Along the Pentland Road, 25 May 2017

Monday, 27 August 2012

A tale of two typhoons


Courtesy NASA
Typhoon Bolaven, a category IV typhoon, is barrelling north into the Yellow Sea, whilst maintaining a gossamer thread link to its half-sized brother Tembin south of Taiwan. Tembin is a category I system.

Bolaven is weakening as it heads for landfall in North Korea, which will receive large amounts of rainfall.
Tembin is going to be dragged north by its larger neighbour. 

Monday 27 August

A day of very mixed fortunes. After an abysmal start to the day, with heavy rain, it brightened up - only for the wind to ratchet up a notch to force 7, with gusts to 45 mph. As I type this, the sun is going down and the wind is still blowing. We'll keep the wind well into tomorrow.

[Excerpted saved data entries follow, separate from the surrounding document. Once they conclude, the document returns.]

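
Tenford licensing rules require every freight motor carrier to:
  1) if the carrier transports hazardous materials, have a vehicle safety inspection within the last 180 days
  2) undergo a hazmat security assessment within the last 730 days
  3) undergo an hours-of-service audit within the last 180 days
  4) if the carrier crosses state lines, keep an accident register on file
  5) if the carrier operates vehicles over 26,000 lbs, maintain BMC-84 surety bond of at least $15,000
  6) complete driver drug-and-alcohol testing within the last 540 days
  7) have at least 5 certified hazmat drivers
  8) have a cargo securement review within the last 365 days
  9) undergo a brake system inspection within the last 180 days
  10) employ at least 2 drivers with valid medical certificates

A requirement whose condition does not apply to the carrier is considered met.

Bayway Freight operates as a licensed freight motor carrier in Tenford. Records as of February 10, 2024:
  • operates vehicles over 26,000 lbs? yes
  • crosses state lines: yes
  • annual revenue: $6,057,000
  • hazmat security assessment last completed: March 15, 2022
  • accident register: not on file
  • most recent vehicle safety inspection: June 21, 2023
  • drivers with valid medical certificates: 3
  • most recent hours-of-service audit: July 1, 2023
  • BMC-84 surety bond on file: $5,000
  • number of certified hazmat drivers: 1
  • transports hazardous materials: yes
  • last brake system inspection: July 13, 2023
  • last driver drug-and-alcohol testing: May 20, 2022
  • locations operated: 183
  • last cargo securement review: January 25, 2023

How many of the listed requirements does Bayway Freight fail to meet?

1. condition 'transports hazardous materials' holds; vehicle safety inspection 234 days ago vs limit 180 → not met
2. hazmat security assessment 697 days ago vs limit 730 → met
3. hours-of-service audit 224 days ago vs limit 180 → not met
4. condition 'crosses state lines' holds; accident register absent → not met
5. condition 'operates vehicles over 26,000 lbs' holds; BMC-84 surety bond $5,000 < $15,000 → not met
6. driver drug-and-alcohol testing 631 days ago vs limit 540 → not met
7. certified hazmat drivers 1 < 5 → not met
8. cargo securement review 381 days ago vs limit 365 → not met
9. brake system inspection 212 days ago vs limit 180 → not met
10. drivers with valid medical certificates 3 ≥ 2 → met
Not met: 8 of 10

8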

Yesterday, a canoe overturned in the sea a few miles west of Gairloch, on the mainland. In it were two families, out for the day from Invergordon, north of Inverness. One of the adults went missing and three young children, aged 2, 5 and 5, have drowned. Another child and another adult managed to gain the shore to raise the alarm. The incident was the first headline on national news; initially only two youngsters had died, but it was announced at 7pm tonight that a third one had succumbed to the ordeal. The Coastguard have spent the day scouring Loch Gairloch for the missing man, but the search was changed to a recovery operation which was stood down when the weather deteriorated during the afternoon. Gairloch is about 45 miles southwest of Stornoway and has much the same weather patterns. Loch Gairloch is connected to the open waters of the Minch, and is known to have strong tidal currents, particularly on account of the island in the bay.


I took the above image on 26 July 1994. It shows the area where this tragedy played out yesterday.

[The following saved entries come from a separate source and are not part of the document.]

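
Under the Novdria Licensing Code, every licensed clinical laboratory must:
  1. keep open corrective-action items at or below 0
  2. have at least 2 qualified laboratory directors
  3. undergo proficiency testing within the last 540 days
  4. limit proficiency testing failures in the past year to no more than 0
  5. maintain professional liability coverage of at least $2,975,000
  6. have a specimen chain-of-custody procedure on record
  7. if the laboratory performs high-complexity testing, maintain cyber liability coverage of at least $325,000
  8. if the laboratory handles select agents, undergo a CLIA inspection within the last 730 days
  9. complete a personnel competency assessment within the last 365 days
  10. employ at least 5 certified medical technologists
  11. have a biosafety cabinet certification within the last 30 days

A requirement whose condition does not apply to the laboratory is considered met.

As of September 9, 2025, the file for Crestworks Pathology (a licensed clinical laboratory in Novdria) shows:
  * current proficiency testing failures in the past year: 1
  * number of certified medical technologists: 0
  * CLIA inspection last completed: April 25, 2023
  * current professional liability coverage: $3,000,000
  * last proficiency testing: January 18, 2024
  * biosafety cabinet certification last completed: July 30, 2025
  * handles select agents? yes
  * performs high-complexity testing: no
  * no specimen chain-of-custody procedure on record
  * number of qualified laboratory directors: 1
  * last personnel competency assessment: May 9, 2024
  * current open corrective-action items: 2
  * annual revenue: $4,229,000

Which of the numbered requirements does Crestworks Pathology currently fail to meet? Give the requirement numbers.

1. open corrective-action items 2 > 0 → not met
2. qualified laboratory directors 1 < 2 → not met
3. proficiency testing 600 days ago vs limit 540 → not met
4. proficiency testing failures in the past year 1 > 0 → not met
5. professional liability coverage $3,000,000 ≥ $2,975,000 → met
6. specimen chain-of-custody procedure absent → not met
7. condition 'performs high-complexity testing' does not hold → requirement n/a → met
8. condition 'handles select agents' holds; CLIA inspection 868 days ago vs limit 730 → not met
9. personnel competency assessment 488 days ago vs limit 365 → not met
10. certified medical technologists 0 < 5 → not met
11. biosafety cabinet certification 41 days ago vs limit 30 → not met
Not met: 1, 2, 3, 4, 6, 8, 9, 10, 11

1, 2, 3, 4, 6, 8, 9, 10, 11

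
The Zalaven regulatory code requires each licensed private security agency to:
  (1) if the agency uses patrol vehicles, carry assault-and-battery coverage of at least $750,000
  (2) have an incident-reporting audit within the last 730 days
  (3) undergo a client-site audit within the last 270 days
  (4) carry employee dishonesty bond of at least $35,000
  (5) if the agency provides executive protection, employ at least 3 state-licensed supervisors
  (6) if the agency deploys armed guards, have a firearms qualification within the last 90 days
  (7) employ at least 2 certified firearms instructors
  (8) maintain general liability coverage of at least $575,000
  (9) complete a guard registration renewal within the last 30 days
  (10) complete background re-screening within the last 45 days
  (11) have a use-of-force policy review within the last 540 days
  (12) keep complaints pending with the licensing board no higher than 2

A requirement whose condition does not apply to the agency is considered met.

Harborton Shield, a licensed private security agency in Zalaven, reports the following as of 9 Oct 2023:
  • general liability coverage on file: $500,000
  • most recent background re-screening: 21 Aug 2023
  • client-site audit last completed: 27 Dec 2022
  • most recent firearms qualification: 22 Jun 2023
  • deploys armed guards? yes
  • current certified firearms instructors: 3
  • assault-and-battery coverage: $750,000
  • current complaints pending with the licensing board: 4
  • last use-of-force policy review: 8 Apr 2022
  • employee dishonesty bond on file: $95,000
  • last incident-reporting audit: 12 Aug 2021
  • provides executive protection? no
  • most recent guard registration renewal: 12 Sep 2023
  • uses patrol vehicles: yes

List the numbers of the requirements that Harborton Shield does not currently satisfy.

2, 3, 6, 8, 10, 11, 12

1. condition 'uses patrol vehicles' holds; assault-and-battery coverage $750,000 ≥ $750,000 → met
2. incident-reporting audit 788 days ago vs limit 730 → not met
3. client-site audit 286 days ago vs limit 270 → not met
4. employee dishonesty bond $95,000 ≥ $35,000 → met
5. condition 'provides executive protection' does not hold → requirement n/a → met
6. condition 'deploys armed guards' holds; firearms qualification 109 days ago vs limit 90 → not met
7. certified firearms instructors 3 ≥ 2 → met
8. general liability coverage $500,000 < $575,000 → not met
9. guard registration renewal 27 days ago vs limit 30 → met
10. background re-screening 49 days ago vs limit 45 → not met
11. use-of-force policy review 549 days ago vs limit 540 → not met
12. complaints pending with the licensing board 4 > 2 → not met
Not met: 2, 3, 6, 8, 10, 11, 12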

The northeastern coast of the Gulf of Mexico, from Louisiana eastward, are bracing themselves from a strike by tropical storm Isaac, which is forecast to intensify to hurricane force soon. The National Hurricane Center in Miami is predicting a storm surge of 6 to 12 feet along the Louisiana coastline, at precisely the location and date where Hurricane Katrina impacted in 2005. Isaac is expected to be "only" category I; Katrina was a cat III, downgraded from V, when it hit New Orleans.